On the NASCAR Nationwide Series schedule, the folks at Indianapolis Motor Speedway went public last month suggesting that they were actively pursuing the NNS race date now held by O’Reilly Raceway Park. Never mind that ORP has hosted that race for 28 years and it is an extremely popular race weekend that also includes a NASCAR Camping World Truck Series race, and a night of USAC open wheel cars, it is a fan favorite weekend.

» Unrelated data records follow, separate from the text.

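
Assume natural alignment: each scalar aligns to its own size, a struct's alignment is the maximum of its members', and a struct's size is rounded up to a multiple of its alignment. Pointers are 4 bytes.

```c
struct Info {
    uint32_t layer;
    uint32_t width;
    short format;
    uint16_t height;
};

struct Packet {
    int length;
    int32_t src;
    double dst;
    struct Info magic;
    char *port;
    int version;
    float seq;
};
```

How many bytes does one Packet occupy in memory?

Info: @0: layer [4B, align 4] → 4; @4: width [4B, align 4] → 8; @8: format [2B, align 2] → 10; @10: height [2B, align 2] → 12; size 12, align 4
@0: length [4B, align 4] → 4
@4: src [4B, align 4] → 8
@8: dst [8B, align 8] → 16
@16: magic [12B, align 4] → 28
@28: port [4B, align 4] → 32
@32: version [4B, align 4] → 36
@36: seq [4B, align 4] → 40
size 40, align 8

40 bytes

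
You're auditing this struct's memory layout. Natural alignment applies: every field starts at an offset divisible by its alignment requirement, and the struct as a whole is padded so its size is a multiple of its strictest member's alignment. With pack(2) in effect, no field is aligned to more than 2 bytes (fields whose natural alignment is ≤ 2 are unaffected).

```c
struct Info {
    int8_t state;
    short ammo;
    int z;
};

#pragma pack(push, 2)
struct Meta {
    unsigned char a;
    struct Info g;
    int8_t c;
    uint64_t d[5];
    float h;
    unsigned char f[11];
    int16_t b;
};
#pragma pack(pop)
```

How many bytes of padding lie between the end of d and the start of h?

Info: 0..1  state  (1B, 1-aligned); 1..2  -- padding (1B); 2..4  ammo  (2B, 2-aligned); 4..8  z  (4B, 4-aligned); sizeof = 8, alignof = 4
0..1  a  (1B, 1-aligned)
1..2  -- padding (1B)
2..10  g  (8B, 2-aligned)
10..11  c  (1B, 1-aligned)
11..12  -- padding (1B)
12..52  d  (40B, 2-aligned)
52..56  h  (4B, 2-aligned)

0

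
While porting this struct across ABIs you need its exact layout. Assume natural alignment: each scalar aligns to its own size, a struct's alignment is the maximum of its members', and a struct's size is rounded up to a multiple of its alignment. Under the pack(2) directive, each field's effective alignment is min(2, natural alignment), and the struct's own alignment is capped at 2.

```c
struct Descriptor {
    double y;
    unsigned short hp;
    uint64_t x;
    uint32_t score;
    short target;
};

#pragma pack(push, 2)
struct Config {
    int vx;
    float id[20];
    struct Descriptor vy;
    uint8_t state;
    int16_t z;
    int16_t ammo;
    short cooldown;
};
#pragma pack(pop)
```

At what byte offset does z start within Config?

118

Descriptor: y at 0 (size 8, align 8) → ends 8; hp at 8 (size 2, align 2) → ends 10; pad 6 to align 8 for x; x at 16 (size 8, align 8) → ends 24; score at 24 (size 4, align 4) → ends 28; target at 28 (size 2, align 2) → ends 30; tail pad 2 to reach multiple of 8; total 32 bytes, alignment 8
vx at 0 (size 4, align 2) → ends 4
id at 4 (size 80, align 2) → ends 84
vy at 84 (size 32, align 2) → ends 116
state at 116 (size 1, align 1) → ends 117
pad 1 to align 2 for z
z at 118 (size 2, align 2) → ends 120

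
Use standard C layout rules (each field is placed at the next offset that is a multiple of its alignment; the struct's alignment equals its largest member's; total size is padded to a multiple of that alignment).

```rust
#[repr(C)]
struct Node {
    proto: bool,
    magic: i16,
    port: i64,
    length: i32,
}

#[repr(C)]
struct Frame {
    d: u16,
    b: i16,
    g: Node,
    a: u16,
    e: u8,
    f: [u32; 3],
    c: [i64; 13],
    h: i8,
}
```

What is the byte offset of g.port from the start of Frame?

16

Node: 0..1  proto  (1B, 1-aligned); 1..2  -- padding (1B); 2..4  magic  (2B, 2-aligned); 4..8  -- padding (4B); 8..16  port  (8B, 8-aligned); 16..20  length  (4B, 4-aligned); 20..24  -- tail padding (4B); sizeof = 24, alignof = 8
0..2  d  (2B, 2-aligned)
2..4  b  (2B, 2-aligned)
4..8  -- padding (4B)
8..32  g  (24B, 8-aligned)
within Node: port at 8
8 + 8 = 16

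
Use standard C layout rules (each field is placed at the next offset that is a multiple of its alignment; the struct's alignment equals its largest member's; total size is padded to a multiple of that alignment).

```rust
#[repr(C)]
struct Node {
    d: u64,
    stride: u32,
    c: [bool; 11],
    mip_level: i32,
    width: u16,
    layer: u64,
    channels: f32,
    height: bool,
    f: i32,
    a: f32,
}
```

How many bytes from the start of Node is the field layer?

@0: d [8B, align 8] → 8
@8: stride [4B, align 4] → 12
@12: c [11B, align 1] → 23
+1 pad (align 4)
@24: mip_level [4B, align 4] → 28
@28: width [2B, align 2] → 30
+2 pad (align 8)
@32: layer [8B, align 8] → 40

32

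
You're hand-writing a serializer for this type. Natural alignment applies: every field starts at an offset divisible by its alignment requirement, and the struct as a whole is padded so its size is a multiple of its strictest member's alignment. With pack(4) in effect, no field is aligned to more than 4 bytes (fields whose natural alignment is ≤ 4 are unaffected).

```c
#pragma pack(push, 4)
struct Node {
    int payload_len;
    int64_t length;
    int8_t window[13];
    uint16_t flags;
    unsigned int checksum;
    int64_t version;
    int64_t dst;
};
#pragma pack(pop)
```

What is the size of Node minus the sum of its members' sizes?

payload_len at 0 (size 4, align 4) → ends 4
length at 4 (size 8, align 4) → ends 12
window at 12 (size 13, align 1) → ends 25
pad 1 to align 2 for flags
flags at 26 (size 2, align 2) → ends 28
checksum at 28 (size 4, align 4) → ends 32
version at 32 (size 8, align 4) → ends 40
dst at 40 (size 8, align 4) → ends 48
total 48 bytes, alignment 4
data bytes 47, size 48 → padding 1

1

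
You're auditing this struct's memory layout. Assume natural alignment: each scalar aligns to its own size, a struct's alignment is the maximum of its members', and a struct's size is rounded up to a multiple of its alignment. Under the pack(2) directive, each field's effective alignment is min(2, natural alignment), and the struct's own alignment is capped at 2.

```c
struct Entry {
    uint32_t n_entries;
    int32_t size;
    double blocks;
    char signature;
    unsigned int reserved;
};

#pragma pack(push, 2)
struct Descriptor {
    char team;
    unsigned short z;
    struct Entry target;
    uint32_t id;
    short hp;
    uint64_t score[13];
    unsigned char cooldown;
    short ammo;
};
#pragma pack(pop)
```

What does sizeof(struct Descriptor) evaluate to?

Entry: @0: n_entries [4B, align 4] → 4; @4: size [4B, align 4] → 8; @8: blocks [8B, align 8] → 16; @16: signature [1B, align 1] → 17; +3 pad (align 4); @20: reserved [4B, align 4] → 24; size 24, align 8
@0: team [1B, align 1] → 1
+1 pad (align 2)
@2: z [2B, align 2] → 4
@4: target [24B, align 2] → 28
@28: id [4B, align 2] → 32
@32: hp [2B, align 2] → 34
@34: score [104B, align 2] → 138
@138: cooldown [1B, align 1] → 139
+1 pad (align 2)
@140: ammo [2B, align 2] → 142
size 142, align 2

142 bytes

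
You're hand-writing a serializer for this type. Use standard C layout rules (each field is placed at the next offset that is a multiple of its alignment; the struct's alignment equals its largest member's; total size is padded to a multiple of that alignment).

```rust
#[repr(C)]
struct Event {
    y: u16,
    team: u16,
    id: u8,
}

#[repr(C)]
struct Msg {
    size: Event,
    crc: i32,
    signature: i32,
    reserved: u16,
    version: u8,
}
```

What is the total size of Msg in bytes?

Event: 0..2  y  (2B, 2-aligned); 2..4  team  (2B, 2-aligned); 4..5  id  (1B, 1-aligned); 5..6  -- tail padding (1B); sizeof = 6, alignof = 2
0..6  size  (6B, 2-aligned)
6..8  -- padding (2B)
8..12  crc  (4B, 4-aligned)
12..16  signature  (4B, 4-aligned)
16..18  reserved  (2B, 2-aligned)
18..19  version  (1B, 1-aligned)
19..20  -- tail padding (1B)
sizeof = 20, alignof = 4

20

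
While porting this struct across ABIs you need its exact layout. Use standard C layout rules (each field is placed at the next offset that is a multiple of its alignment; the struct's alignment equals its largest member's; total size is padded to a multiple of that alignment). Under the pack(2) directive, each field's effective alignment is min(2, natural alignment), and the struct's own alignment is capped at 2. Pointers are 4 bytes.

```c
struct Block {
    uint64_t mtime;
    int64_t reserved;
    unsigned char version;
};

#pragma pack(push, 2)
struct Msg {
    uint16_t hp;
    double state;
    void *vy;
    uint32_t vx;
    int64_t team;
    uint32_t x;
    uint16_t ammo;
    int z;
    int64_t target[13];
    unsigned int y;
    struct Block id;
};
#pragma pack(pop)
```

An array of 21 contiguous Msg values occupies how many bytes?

Block: 0..8  mtime  (8B, 8-aligned); 8..16  reserved  (8B, 8-aligned); 16..17  version  (1B, 1-aligned); 17..24  -- tail padding (7B); sizeof = 24, alignof = 8
0..2  hp  (2B, 2-aligned)
2..10  state  (8B, 2-aligned)
10..14  vy  (4B, 2-aligned)
14..18  vx  (4B, 2-aligned)
18..26  team  (8B, 2-aligned)
26..30  x  (4B, 2-aligned)
30..32  ammo  (2B, 2-aligned)
32..36  z  (4B, 2-aligned)
36..140  target  (104B, 2-aligned)
140..144  y  (4B, 2-aligned)
144..168  id  (24B, 2-aligned)
sizeof = 168, alignof = 2
array of 21: 21 × 168 = 3528

3528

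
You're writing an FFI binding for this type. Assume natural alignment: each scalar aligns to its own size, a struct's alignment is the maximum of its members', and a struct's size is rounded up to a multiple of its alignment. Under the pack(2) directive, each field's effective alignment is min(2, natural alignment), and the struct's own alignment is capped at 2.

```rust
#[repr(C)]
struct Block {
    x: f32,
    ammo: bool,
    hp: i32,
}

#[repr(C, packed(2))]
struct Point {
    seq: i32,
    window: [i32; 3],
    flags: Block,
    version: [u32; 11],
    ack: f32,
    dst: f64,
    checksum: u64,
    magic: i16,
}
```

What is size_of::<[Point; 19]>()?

1786

Block: @0: x [4B, align 4] → 4; @4: ammo [1B, align 1] → 5; +3 pad (align 4); @8: hp [4B, align 4] → 12; size 12, align 4
@0: seq [4B, align 2] → 4
@4: window [12B, align 2] → 16
@16: flags [12B, align 2] → 28
@28: version [44B, align 2] → 72
@72: ack [4B, align 2] → 76
@76: dst [8B, align 2] → 84
@84: checksum [8B, align 2] → 92
@92: magic [2B, align 2] → 94
size 94, align 2
array of 19: 19 × 94 = 1786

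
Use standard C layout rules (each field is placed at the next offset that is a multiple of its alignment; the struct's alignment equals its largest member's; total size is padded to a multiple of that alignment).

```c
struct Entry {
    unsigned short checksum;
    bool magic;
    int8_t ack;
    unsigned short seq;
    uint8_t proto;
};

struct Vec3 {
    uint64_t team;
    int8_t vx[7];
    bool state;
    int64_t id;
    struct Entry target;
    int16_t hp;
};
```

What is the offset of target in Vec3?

24

Entry: 0..2  checksum  (2B, 2-aligned); 2..3  magic  (1B, 1-aligned); 3..4  ack  (1B, 1-aligned); 4..6  seq  (2B, 2-aligned); 6..7  proto  (1B, 1-aligned); 7..8  -- tail padding (1B); sizeof = 8, alignof = 2
0..8  team  (8B, 8-aligned)
8..15  vx  (7B, 1-aligned)
15..16  state  (1B, 1-aligned)
16..24  id  (8B, 8-aligned)
24..32  target  (8B, 2-aligned)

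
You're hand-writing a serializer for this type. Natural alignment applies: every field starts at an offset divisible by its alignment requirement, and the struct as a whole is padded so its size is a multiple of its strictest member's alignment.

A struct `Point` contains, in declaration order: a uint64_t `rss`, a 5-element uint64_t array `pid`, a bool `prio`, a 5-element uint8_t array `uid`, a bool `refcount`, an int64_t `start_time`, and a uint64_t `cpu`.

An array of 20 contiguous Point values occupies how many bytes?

rss at 0 (size 8, align 8) → ends 8
pid at 8 (size 40, align 8) → ends 48
prio at 48 (size 1, align 1) → ends 49
uid at 49 (size 5, align 1) → ends 54
refcount at 54 (size 1, align 1) → ends 55
pad 1 to align 8 for start_time
start_time at 56 (size 8, align 8) → ends 64
cpu at 64 (size 8, align 8) → ends 72
total 72 bytes, alignment 8
array of 20: 20 × 72 = 1440

1440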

This comment by IMS CEO Jeff Belskus was not accepted well by the folks over at the NHRA (owners of ORP) and they quickly pounced on NASCAR to keep the date safe. The IMS move came about as the track has seen their attendance figures plummeting over the past few years. Going from about 300,000 fans a few years ago for the Brickyard 400 to a reported 140,000 this year, says a lot about the track itself and the racing that it provides. Although all NASCAR tracks have suffered attendance problems for 2009 and 2010, none have seen the drastic cut that IMS has. All the while, just down the road at ORP, they are still selling out on the same weekend.
Hats off to NASCAR for not letting this one drag out as only three days after the IMS announcement, they contacted NHRA to assure them that the NNS date will indeed stay at ORP. In other news, SPEEDTV reports that Chicagoland Speedway will host the first Chase race in 2011 while New Hampshire motor Speedway will move one week to the second Chase race.